Già agli inizi degli anni Sessanta la cittadina segregazionista di Hampton, nello Stato della Virginia, ospitava il Langley Reserch Center, il più antico centro della NASA. Sono gli anni della lotta contro l’U.R.S.S. per la conquista dello spazio. Gli USA sono in netto ritardo dopo che i sovietici hanno lanciato il primo satellite nella storia, lo Sputnik, e soprattutto hanno inviato il primo uomo nel cosmo: Yuri Gagarin.

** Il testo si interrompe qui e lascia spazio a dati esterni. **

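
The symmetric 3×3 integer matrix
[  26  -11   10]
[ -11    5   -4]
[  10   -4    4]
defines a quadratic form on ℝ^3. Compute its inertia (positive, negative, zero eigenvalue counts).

Answer: (2, 0, 1)

Derivation:
step 0: pivot 26 → sign +
step 1: pivot 9/26 → sign +
step 2: row/col 2 already zero → sign 0
signature = (2, 0, 1)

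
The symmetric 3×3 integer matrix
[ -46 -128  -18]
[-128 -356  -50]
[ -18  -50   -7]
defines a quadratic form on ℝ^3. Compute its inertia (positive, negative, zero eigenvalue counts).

step 0: pivot -46 → sign −
step 1: pivot 4/23 → sign +
step 2: row/col 2 already zero → sign 0
signature = (1, 1, 1)

Answer: (1, 1, 1)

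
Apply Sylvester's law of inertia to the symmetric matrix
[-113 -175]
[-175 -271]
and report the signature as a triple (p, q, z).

Answer: (1, 1, 0)

Derivation:
step 0: pivot -113 → sign −
step 1: pivot 2/113 → sign +
signature = (1, 1, 0)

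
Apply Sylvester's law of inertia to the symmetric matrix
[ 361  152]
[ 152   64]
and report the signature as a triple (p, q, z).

step 0: pivot 361 → sign +
step 1: row/col 1 already zero → sign 0
signature = (1, 0, 1)

Answer: (1, 0, 1)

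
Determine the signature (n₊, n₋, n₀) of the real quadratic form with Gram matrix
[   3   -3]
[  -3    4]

Answer: (2, 0, 0)

Derivation:
step 0: pivot 3 → sign +
step 1: pivot 1 → sign +
signature = (2, 0, 0)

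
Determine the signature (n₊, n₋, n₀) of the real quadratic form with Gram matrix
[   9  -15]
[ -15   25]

step 0: pivot 9 → sign +
step 1: row/col 1 already zero → sign 0
signature = (1, 0, 1)

Answer: (1, 0, 1)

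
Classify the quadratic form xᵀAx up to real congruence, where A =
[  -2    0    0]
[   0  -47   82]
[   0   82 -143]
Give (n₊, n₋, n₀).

Answer: (1, 2, 0)

Derivation:
step 0: pivot -2 → sign −
step 1: pivot -47 → sign −
step 2: pivot 3/47 → sign +
signature = (1, 2, 0)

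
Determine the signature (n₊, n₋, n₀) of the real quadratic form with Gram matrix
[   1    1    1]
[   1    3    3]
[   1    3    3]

step 0: pivot 1 → sign +
step 1: pivot 2 → sign +
step 2: row/col 2 already zero → sign 0
signature = (2, 0, 1)

Answer: (2, 0, 1)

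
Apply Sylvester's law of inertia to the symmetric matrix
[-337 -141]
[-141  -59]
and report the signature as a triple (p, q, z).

Answer: (0, 2, 0)

Derivation:
step 0: pivot -337 → sign −
step 1: pivot -2/337 → sign −
signature = (0, 2, 0)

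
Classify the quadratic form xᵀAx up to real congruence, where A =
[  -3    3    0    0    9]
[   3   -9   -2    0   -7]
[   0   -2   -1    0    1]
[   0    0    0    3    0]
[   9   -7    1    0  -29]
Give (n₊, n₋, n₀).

step 0: pivot -3 → sign −
step 1: pivot -6 → sign −
step 2: pivot -1/3 → sign −
step 3: pivot 3 → sign +
step 4: pivot -1 → sign −
signature = (1, 4, 0)

Answer: (1, 4, 0)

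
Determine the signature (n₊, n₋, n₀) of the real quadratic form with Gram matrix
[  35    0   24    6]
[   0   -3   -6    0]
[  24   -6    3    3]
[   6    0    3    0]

Answer: (1, 3, 0)

Derivation:
step 0: pivot 35 → sign +
step 1: pivot -3 → sign −
step 2: pivot -51/35 → sign −
step 3: pivot -3/17 → sign −
signature = (1, 3, 0)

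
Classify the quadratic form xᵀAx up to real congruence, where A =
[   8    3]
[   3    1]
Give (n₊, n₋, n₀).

step 0: pivot 8 → sign +
step 1: pivot -1/8 → sign −
signature = (1, 1, 0)

Answer: (1, 1, 0)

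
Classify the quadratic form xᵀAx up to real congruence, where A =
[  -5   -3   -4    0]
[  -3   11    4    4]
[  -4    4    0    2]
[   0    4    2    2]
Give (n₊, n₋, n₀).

step 0: pivot -5 → sign −
step 1: pivot 64/5 → sign +
step 2: pivot 3/4 → sign +
step 3: row/col 3 already zero → sign 0
signature = (2, 1, 1)

Answer: (2, 1, 1)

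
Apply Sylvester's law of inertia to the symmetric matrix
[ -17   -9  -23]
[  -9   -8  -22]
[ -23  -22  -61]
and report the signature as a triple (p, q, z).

Answer: (0, 3, 0)

Derivation:
step 0: pivot -17 → sign −
step 1: pivot -55/17 → sign −
step 2: pivot -3/55 → sign −
signature = (0, 3, 0)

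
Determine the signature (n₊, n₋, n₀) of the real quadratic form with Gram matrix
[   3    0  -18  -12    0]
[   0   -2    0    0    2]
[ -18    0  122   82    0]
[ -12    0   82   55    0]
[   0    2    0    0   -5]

step 0: pivot 3 → sign +
step 1: pivot -2 → sign −
step 2: pivot 14 → sign +
step 3: pivot -1/7 → sign −
step 4: pivot -3 → sign −
signature = (2, 3, 0)

Answer: (2, 3, 0)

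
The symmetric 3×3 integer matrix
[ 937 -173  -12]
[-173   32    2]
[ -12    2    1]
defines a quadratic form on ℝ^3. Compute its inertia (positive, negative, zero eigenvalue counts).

step 0: pivot 937 → sign +
step 1: pivot 55/937 → sign +
step 2: pivot 3/55 → sign +
signature = (3, 0, 0)

Answer: (3, 0, 0)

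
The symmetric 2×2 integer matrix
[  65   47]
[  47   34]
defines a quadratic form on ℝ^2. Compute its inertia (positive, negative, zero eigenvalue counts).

step 0: pivot 65 → sign +
step 1: pivot 1/65 → sign +
signature = (2, 0, 0)

Answer: (2, 0, 0)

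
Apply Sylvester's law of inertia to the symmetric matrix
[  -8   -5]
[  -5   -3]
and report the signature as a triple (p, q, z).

step 0: pivot -8 → sign −
step 1: pivot 1/8 → sign +
signature = (1, 1, 0)

Answer: (1, 1, 0)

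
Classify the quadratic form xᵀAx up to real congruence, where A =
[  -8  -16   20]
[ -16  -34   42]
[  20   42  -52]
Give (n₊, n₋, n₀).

Answer: (0, 2, 1)

Derivation:
step 0: pivot -8 → sign −
step 1: pivot -2 → sign −
step 2: row/col 2 already zero → sign 0
signature = (0, 2, 1)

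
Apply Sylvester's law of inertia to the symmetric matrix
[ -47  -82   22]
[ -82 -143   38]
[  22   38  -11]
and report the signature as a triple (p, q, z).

Answer: (1, 2, 0)

Derivation:
step 0: pivot -47 → sign −
step 1: pivot 3/47 → sign +
step 2: pivot -3 → sign −
signature = (1, 2, 0)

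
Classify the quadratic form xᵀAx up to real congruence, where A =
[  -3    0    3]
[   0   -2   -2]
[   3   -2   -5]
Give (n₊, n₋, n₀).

step 0: pivot -3 → sign −
step 1: pivot -2 → sign −
step 2: row/col 2 already zero → sign 0
signature = (0, 2, 1)

Answer: (0, 2, 1)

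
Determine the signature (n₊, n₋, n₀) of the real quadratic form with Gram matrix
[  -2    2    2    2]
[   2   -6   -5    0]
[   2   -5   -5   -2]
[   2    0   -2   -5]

step 0: pivot -2 → sign −
step 1: pivot -4 → sign −
step 2: pivot -3/4 → sign −
step 3: pivot 1 → sign +
signature = (1, 3, 0)

Answer: (1, 3, 0)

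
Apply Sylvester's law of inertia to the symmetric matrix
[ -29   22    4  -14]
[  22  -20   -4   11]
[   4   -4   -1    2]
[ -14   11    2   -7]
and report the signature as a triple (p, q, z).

Answer: (0, 4, 0)

Derivation:
step 0: pivot -29 → sign −
step 1: pivot -96/29 → sign −
step 2: pivot -1/6 → sign −
step 3: pivot -3/16 → sign −
signature = (0, 4, 0)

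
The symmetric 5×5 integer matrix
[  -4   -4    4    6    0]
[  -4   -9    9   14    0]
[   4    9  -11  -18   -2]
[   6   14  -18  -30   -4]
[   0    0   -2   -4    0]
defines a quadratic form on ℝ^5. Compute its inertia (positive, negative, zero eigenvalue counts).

Answer: (1, 4, 0)

Derivation:
step 0: pivot -4 → sign −
step 1: pivot -5 → sign −
step 2: pivot -2 → sign −
step 3: pivot -1/5 → sign −
step 4: pivot 2 → sign +
signature = (1, 4, 0)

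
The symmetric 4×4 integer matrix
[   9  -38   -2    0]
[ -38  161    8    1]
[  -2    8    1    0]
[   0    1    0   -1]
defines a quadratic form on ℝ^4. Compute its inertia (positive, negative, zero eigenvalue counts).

Answer: (3, 1, 0)

Derivation:
step 0: pivot 9 → sign +
step 1: pivot 5/9 → sign +
step 2: pivot 1/5 → sign +
step 3: pivot -6 → sign −
signature = (3, 1, 0)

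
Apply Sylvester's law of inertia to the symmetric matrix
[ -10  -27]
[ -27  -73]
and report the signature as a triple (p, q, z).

step 0: pivot -10 → sign −
step 1: pivot -1/10 → sign −
signature = (0, 2, 0)

Answer: (0, 2, 0)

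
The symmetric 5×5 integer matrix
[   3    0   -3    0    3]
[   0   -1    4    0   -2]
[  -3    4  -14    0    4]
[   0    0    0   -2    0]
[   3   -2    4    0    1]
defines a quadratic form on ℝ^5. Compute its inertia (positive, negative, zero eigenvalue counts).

Answer: (2, 3, 0)

Derivation:
step 0: pivot 3 → sign +
step 1: pivot -1 → sign −
step 2: pivot -1 → sign −
step 3: pivot -2 → sign −
step 4: pivot 3 → sign +
signature = (2, 3, 0)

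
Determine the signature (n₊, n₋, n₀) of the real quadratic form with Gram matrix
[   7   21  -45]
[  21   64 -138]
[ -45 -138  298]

Answer: (2, 1, 0)

Derivation:
step 0: pivot 7 → sign +
step 1: pivot 1 → sign +
step 2: pivot -2/7 → sign −
signature = (2, 1, 0)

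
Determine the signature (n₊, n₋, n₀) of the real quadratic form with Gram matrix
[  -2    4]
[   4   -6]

step 0: pivot -2 → sign −
step 1: pivot 2 → sign +
signature = (1, 1, 0)

Answer: (1, 1, 0)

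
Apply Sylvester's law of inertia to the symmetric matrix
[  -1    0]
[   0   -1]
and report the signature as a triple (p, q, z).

Answer: (0, 2, 0)

Derivation:
step 0: pivot -1 → sign −
step 1: pivot -1 → sign −
signature = (0, 2, 0)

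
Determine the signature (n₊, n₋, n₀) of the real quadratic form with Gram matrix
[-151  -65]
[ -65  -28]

step 0: pivot -151 → sign −
step 1: pivot -3/151 → sign −
signature = (0, 2, 0)

Answer: (0, 2, 0)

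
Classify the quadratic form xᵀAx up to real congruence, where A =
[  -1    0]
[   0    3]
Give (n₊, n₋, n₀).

step 0: pivot -1 → sign −
step 1: pivot 3 → sign +
signature = (1, 1, 0)

Answer: (1, 1, 0)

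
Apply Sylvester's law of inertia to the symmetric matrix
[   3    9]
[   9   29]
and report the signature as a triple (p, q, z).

Answer: (2, 0, 0)

Derivation:
step 0: pivot 3 → sign +
step 1: pivot 2 → sign +
signature = (2, 0, 0)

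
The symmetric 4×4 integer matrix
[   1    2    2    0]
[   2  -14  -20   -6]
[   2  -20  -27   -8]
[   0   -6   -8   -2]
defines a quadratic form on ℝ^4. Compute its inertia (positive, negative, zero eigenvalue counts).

Answer: (2, 1, 1)

Derivation:
step 0: pivot 1 → sign +
step 1: pivot -18 → sign −
step 2: pivot 1 → sign +
step 3: row/col 3 already zero → sign 0
signature = (2, 1, 1)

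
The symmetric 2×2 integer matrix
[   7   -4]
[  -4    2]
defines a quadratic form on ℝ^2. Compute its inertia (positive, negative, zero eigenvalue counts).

Answer: (1, 1, 0)

Derivation:
step 0: pivot 7 → sign +
step 1: pivot -2/7 → sign −
signature = (1, 1, 0)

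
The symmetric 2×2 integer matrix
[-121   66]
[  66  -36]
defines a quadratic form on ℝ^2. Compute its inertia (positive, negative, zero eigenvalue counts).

Answer: (0, 1, 1)

Derivation:
step 0: pivot -121 → sign −
step 1: row/col 1 already zero → sign 0
signature = (0, 1, 1)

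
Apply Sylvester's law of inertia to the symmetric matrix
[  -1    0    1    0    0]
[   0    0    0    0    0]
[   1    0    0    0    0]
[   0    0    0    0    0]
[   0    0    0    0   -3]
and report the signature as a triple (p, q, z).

Answer: (1, 2, 2)

Derivation:
step 0: pivot -1 → sign −
step 1: pivot 1 → sign +
step 2: pivot -3 → sign −
step 3: row/col 3 already zero → sign 0
step 4: row/col 4 already zero → sign 0
signature = (1, 2, 2)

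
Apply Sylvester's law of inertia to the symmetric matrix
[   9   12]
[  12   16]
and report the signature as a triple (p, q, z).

step 0: pivot 9 → sign +
step 1: row/col 1 already zero → sign 0
signature = (1, 0, 1)

Answer: (1, 0, 1)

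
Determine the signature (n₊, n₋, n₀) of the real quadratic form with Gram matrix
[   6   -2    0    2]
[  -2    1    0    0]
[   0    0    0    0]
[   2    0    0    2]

step 0: pivot 6 → sign +
step 1: pivot 1/3 → sign +
step 2: row/col 2 already zero → sign 0
step 3: row/col 3 already zero → sign 0
signature = (2, 0, 2)

Answer: (2, 0, 2)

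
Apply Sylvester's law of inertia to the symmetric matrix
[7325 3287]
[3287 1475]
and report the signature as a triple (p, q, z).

step 0: pivot 7325 → sign +
step 1: pivot 6/7325 → sign +
signature = (2, 0, 0)

Answer: (2, 0, 0)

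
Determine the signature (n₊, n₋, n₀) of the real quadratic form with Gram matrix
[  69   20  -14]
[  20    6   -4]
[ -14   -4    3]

Answer: (3, 0, 0)

Derivation:
step 0: pivot 69 → sign +
step 1: pivot 14/69 → sign +
step 2: pivot 1/7 → sign +
signature = (3, 0, 0)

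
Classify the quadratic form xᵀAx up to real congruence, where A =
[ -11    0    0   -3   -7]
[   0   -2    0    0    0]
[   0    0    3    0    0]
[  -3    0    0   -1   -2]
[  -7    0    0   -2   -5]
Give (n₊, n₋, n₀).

Answer: (1, 4, 0)

Derivation:
step 0: pivot -11 → sign −
step 1: pivot -2 → sign −
step 2: pivot 3 → sign +
step 3: pivot -2/11 → sign −
step 4: pivot -1/2 → sign −
signature = (1, 4, 0)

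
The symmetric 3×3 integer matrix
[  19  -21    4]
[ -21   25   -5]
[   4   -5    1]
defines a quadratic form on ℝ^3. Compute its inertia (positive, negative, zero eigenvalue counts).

Answer: (2, 1, 0)

Derivation:
step 0: pivot 19 → sign +
step 1: pivot 34/19 → sign +
step 2: pivot -1/34 → sign −
signature = (2, 1, 0)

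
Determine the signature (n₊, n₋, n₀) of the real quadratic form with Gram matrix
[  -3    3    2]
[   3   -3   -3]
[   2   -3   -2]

Answer: (1, 2, 0)

Derivation:
step 0: pivot -3 → sign −
step 1: pivot -2/3 → sign −
step 2: pivot 3/2 → sign +
signature = (1, 2, 0)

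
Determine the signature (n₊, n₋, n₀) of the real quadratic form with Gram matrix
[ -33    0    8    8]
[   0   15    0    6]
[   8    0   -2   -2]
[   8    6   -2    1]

step 0: pivot -33 → sign −
step 1: pivot 15 → sign +
step 2: pivot -2/33 → sign −
step 3: pivot 3/5 → sign +
signature = (2, 2, 0)

Answer: (2, 2, 0)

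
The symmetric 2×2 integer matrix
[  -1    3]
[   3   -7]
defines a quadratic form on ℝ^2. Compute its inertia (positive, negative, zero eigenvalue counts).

Answer: (1, 1, 0)

Derivation:
step 0: pivot -1 → sign −
step 1: pivot 2 → sign +
signature = (1, 1, 0)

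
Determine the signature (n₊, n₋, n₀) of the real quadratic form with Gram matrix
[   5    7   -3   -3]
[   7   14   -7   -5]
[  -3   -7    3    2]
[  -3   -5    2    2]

Answer: (3, 1, 0)

Derivation:
step 0: pivot 5 → sign +
step 1: pivot 21/5 → sign +
step 2: pivot -2/3 → sign −
step 3: pivot 3/14 → sign +
signature = (3, 1, 0)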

Sotto la pressione del Presidente Kennedy, la Nasa deve raggiungere e superare gli avversari. A gestire il programma è Al Harrison (Kevin Costner) che ha bisogno di ingegneri e di matematici. E proprio cercando il migliore a disposizione, Harrison incappa in Katherine Johnson (Taraji P. Henson) brillantissimo genio matematico, con solo due grandi “limiti”: essere donna, ed essere di colore.

Così come hanno gli stessi “limiti” le sue due colleghe matematiche Dorothy Vaughan (Octavia Spencer) che lavora come responsabile di un gruppo senza averne però la carica ufficiale, e Mary Jackson (Janelle Monàe) aspirante ingegnere…

Scritto dallo stesso Theodore Melfi assieme ad Allison Schroeder, e tratto dal libro “Hidden Figures: The Story of the African-American Women Who Helped Win the Space Race” di Margot Lee Shetterly, questo film ci parla di tre donne che con la loro volontà e soprattutto il loro coraggio hanno contribuito a cambiare il mondo.

Da far vedere a scuola.

Per la chicca: nella parte di un antipatico ingegnere retrogado e razzista spicca il grande Jim Parsons, mentre in quelli dell’algida e spocchiosa Sig.ra Mitchell, capo della Vaughan, c’è Kirsten Dust.